Reponse content for verification of receipt-data is not verified and recorded, and goods are issued directly based on the Product. In this way, as long as the client continuously submits receipt-data, you need to continuously verify and issue the product again according to the normal logic. The safer method is:

After each receipt of receipt-data, the submitted gamer account and the single number in receipt-data are mapped and recorded. Each time the receipt-data is verified, first, determine whether it already exists.

As long as such verification is done, the entire payment process becomes clearer.

Ensure successful submission and Exception Handling of receipt-data

Based on the IAP Server Model, and we know that the mobile phone network is unstable, after the payment is successful, we cannot ensure that the receipt-data will be submitted to the Server. If this happens, it means that the player has been charged by the appstore but has not received any item from the server.

The solution to this problem is to set a return value on the protocol for submitting the receipt-data request so that the server can tell it that it has successfully received and verified the receipt-data. before receiving such a reply, the client must save the receipt-data and initiate a regular request to the server until it receives the reply from the server.

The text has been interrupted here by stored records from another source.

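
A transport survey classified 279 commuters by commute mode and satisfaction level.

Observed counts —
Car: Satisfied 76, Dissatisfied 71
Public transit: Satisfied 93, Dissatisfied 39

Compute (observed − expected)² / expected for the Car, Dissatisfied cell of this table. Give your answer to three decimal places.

2.935

Row total (Car) = 147; column total (Dissatisfied) = 110; N = 279.
Expected count E = 147 × 110 / 279 = 57.9570.
Contribution = (O − E)²/E = (71 − 57.9570)² / 57.9570 = 2.935.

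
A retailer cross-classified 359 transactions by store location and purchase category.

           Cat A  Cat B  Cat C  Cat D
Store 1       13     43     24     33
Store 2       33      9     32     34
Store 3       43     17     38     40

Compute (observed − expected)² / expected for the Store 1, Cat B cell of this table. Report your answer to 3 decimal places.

Row total (Store 1) = 113; column total (Cat B) = 69; N = 359.
Expected count E = 113 × 69 / 359 = 21.7187.
Contribution = (O − E)²/E = (43 − 21.7187)² / 21.7187 = 20.853.

20.853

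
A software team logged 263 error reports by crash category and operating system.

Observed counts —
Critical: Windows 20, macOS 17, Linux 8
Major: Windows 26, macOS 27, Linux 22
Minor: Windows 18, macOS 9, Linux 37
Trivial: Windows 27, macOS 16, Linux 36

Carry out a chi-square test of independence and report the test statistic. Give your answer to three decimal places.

Row totals: 45, 75, 64, 79. Column totals: 91, 69, 103. Grand total N = 263.
Expected counts (row total × column total / N):
  Critical, Windows: 45×91/263 = 15.5703
  Critical, macOS: 45×69/263 = 11.8061
  Critical, Linux: 45×103/263 = 17.6236
  Major, Windows: 75×91/263 = 25.9506
  Major, macOS: 75×69/263 = 19.6768
  Major, Linux: 75×103/263 = 29.3726
  Minor, Windows: 64×91/263 = 22.1445
  Minor, macOS: 64×69/263 = 16.7909
  Minor, Linux: 64×103/263 = 25.0646
  Trivial, Windows: 79×91/263 = 27.3346
  Trivial, macOS: 79×69/263 = 20.7262
  Trivial, Linux: 79×103/263 = 30.9392
Contributions (O − E)²/E:
  (20 − 15.5703)²/15.5703 = 1.2602
  (17 − 11.8061)²/11.8061 = 2.2850
  (8 − 17.6236)²/17.6236 = 5.2551
  (26 − 25.9506)²/25.9506 = 0.0001
  (27 − 19.6768)²/19.6768 = 2.7255
  (22 − 29.3726)²/29.3726 = 1.8505
  (18 − 22.1445)²/22.1445 = 0.7757
  (9 − 16.7909)²/16.7909 = 3.6149
  (37 − 25.0646)²/25.0646 = 5.6835
  (27 − 27.3346)²/27.3346 = 0.0041
  (16 − 20.7262)²/20.7262 = 1.0777
  (36 − 30.9392)²/30.9392 = 0.8278
χ² = 1.2602 + 2.2850 + 5.2551 + 0.0001 + 2.7255 + 1.8505 + 0.7757 + 3.6149 + 5.6835 + 0.0041 + 1.0777 + 0.8278 = 25.360

25.360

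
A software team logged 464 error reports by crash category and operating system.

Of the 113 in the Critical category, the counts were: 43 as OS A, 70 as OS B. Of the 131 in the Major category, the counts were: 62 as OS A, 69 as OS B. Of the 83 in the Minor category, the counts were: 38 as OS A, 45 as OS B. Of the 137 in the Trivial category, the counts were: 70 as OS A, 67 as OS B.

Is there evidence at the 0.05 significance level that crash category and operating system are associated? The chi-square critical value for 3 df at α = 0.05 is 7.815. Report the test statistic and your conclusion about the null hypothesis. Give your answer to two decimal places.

Row totals: 113, 131, 83, 137. Column totals: 213, 251. Grand total N = 464.
Expected counts (row total × column total / N):
  Critical, OS A: 113×213/464 = 51.873
  Critical, OS B: 113×251/464 = 61.127
  Major, OS A: 131×213/464 = 60.136
  Major, OS B: 131×251/464 = 70.864
  Minor, OS A: 83×213/464 = 38.101
  Minor, OS B: 83×251/464 = 44.899
  Trivial, OS A: 137×213/464 = 62.890
  Trivial, OS B: 137×251/464 = 74.110
Contributions (O − E)²/E:
  (43 − 51.873)²/51.873 = 1.5177
  (70 − 61.127)²/61.127 = 1.2880
  (62 − 60.136)²/60.136 = 0.0578
  (69 − 70.864)²/70.864 = 0.0490
  (38 − 38.101)²/38.101 = 0.0003
  (45 − 44.899)²/44.899 = 0.0002
  (70 − 62.890)²/62.890 = 0.8038
  (67 − 74.110)²/74.110 = 0.6821
χ² = 1.5177 + 1.2880 + 0.0578 + 0.0490 + 0.0003 + 0.0002 + 0.8038 + 0.6821 = 4.40
df = (4−1)(2−1) = 3. Since 4.40 < 7.815, fail to reject the null hypothesis of independence at α = 0.05.

4.40; fail to reject H₀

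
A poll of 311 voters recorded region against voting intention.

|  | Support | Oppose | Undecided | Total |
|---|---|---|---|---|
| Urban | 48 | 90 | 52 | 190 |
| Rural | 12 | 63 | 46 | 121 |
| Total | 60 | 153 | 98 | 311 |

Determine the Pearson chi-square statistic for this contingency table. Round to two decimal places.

Grand total N = 311.
Expected counts (row total × column total / N):
  Urban, Support: 190×60/311 = 36.656
  Urban, Oppose: 190×153/311 = 93.473
  Urban, Undecided: 190×98/311 = 59.871
  Rural, Support: 121×60/311 = 23.344
  Rural, Oppose: 121×153/311 = 59.527
  Rural, Undecided: 121×98/311 = 38.129
Contributions (O − E)²/E:
  (48 − 36.656)²/36.656 = 3.5106
  (90 − 93.473)²/93.473 = 0.1290
  (52 − 59.871)²/59.871 = 1.0348
  (12 − 23.344)²/23.344 = 5.5126
  (63 − 59.527)²/59.527 = 0.2026
  (46 − 38.129)²/38.129 = 1.6248
χ² = 3.5106 + 0.1290 + 1.0348 + 5.5126 + 0.2026 + 1.6248 = 12.01

12.01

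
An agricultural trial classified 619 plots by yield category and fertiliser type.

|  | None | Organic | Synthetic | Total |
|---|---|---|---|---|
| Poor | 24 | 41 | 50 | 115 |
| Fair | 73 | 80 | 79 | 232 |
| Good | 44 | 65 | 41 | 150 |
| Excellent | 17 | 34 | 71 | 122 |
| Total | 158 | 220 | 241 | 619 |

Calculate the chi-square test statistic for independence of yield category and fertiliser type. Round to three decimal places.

Grand total N = 619.
Expected counts (row total × column total / N):
  Poor, None: 115×158/619 = 29.3538
  Poor, Organic: 115×220/619 = 40.8724
  Poor, Synthetic: 115×241/619 = 44.7738
  Fair, None: 232×158/619 = 59.2181
  Fair, Organic: 232×220/619 = 82.4556
  Fair, Synthetic: 232×241/619 = 90.3263
  Good, None: 150×158/619 = 38.2876
  Good, Organic: 150×220/619 = 53.3118
  Good, Synthetic: 150×241/619 = 58.4006
  Excellent, None: 122×158/619 = 31.1405
  Excellent, Organic: 122×220/619 = 43.3603
  Excellent, Synthetic: 122×241/619 = 47.4992
Contributions (O − E)²/E:
  (24 − 29.3538)²/29.3538 = 0.9765
  (41 − 40.8724)²/40.8724 = 0.0004
  (50 − 44.7738)²/44.7738 = 0.6100
  (73 − 59.2181)²/59.2181 = 3.2075
  (80 − 82.4556)²/82.4556 = 0.0731
  (79 − 90.3263)²/90.3263 = 1.4202
  (44 − 38.2876)²/38.2876 = 0.8523
  (65 − 53.3118)²/53.3118 = 2.5625
  (41 − 58.4006)²/58.4006 = 5.1846
  (17 − 31.1405)²/31.1405 = 6.4210
  (34 − 43.3603)²/43.3603 = 2.0206
  (71 − 47.4992)²/47.4992 = 11.6273
χ² = 0.9765 + 0.0004 + 0.6100 + 3.2075 + 0.0731 + 1.4202 + 0.8523 + 2.5625 + 5.1846 + 6.4210 + 2.0206 + 11.6273 = 34.956

34.956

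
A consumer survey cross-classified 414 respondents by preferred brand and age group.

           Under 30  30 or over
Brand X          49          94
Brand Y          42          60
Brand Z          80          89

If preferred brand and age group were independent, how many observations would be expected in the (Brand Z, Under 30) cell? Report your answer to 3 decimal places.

Row total (Brand Z) = 169; column total (Under 30) = 171; grand total N = 414.
Expected count = (row total × column total) / N = 169 × 171 / 414 = 69.804.

69.804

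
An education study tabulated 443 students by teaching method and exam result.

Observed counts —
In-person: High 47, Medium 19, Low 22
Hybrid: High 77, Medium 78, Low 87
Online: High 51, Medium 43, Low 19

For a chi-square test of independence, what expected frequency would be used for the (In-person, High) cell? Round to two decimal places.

34.76

Row total (In-person) = 88; column total (High) = 175; grand total N = 443.
Expected count = (row total × column total) / N = 88 × 175 / 443 = 34.76.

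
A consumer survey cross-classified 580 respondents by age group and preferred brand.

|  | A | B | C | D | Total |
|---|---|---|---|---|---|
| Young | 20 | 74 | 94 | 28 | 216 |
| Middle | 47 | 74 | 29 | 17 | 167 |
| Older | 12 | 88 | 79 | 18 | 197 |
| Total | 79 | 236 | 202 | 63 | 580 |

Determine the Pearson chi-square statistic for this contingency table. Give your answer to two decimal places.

62.94

Grand total N = 580.
Expected counts (row total × column total / N):
  Young, A: 216×79/580 = 29.421
  Young, B: 216×236/580 = 87.890
  Young, C: 216×202/580 = 75.228
  Young, D: 216×63/580 = 23.462
  Middle, A: 167×79/580 = 22.747
  Middle, B: 167×236/580 = 67.952
  Middle, C: 167×202/580 = 58.162
  Middle, D: 167×63/580 = 18.140
  Older, A: 197×79/580 = 26.833
  Older, B: 197×236/580 = 80.159
  Older, C: 197×202/580 = 68.610
  Older, D: 197×63/580 = 21.398
Contributions (O − E)²/E:
  (20 − 29.421)²/29.421 = 3.0167
  (74 − 87.890)²/87.890 = 2.1952
  (94 − 75.228)²/75.228 = 4.6843
  (28 − 23.462)²/23.462 = 0.8777
  (47 − 22.747)²/22.747 = 25.8587
  (74 − 67.952)²/67.952 = 0.5383
  (29 − 58.162)²/58.162 = 14.6216
  (17 − 18.140)²/18.140 = 0.0716
  (12 − 26.833)²/26.833 = 8.1995
  (88 − 80.159)²/80.159 = 0.7670
  (79 − 68.610)²/68.610 = 1.5734
  (18 − 21.398)²/21.398 = 0.5396
χ² = 3.0167 + 2.1952 + 4.6843 + 0.8777 + 25.8587 + 0.5383 + 14.6216 + 0.0716 + 8.1995 + 0.7670 + 1.5734 + 0.5396 = 62.94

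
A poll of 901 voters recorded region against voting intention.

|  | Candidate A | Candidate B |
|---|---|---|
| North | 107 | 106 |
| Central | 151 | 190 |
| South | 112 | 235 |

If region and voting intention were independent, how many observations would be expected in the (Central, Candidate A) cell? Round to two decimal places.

Row total (Central) = 341; column total (Candidate A) = 370; grand total N = 901.
Expected count = (row total × column total) / N = 341 × 370 / 901 = 140.03.

140.03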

What should I do if the client fails to submit receipt-data? That is, the player is charged, and the purchase receipt of the appstore is received, but the game item is still not received, so the complaint is reported to the game customer service.

This situation also occurs in the past experience, and common disputes between players and game operators occur. The game customer service asks the gamer for the game account and the appstore receipt number, and queries itunes-connect to check whether the order exists. If the order exists, contact the developer to query the game server to check whether the order number corresponds to the player name and whether it has been used, the purpose of this check is to prevent malicious players from using the used order number for deception and lie that they have not received the goods. This is the purpose of the security logic mentioned in the red letter in the above section IAP Server Model. Of course, if you cannot find this order number, it means that this order has not been used, and you can manually send goods to players.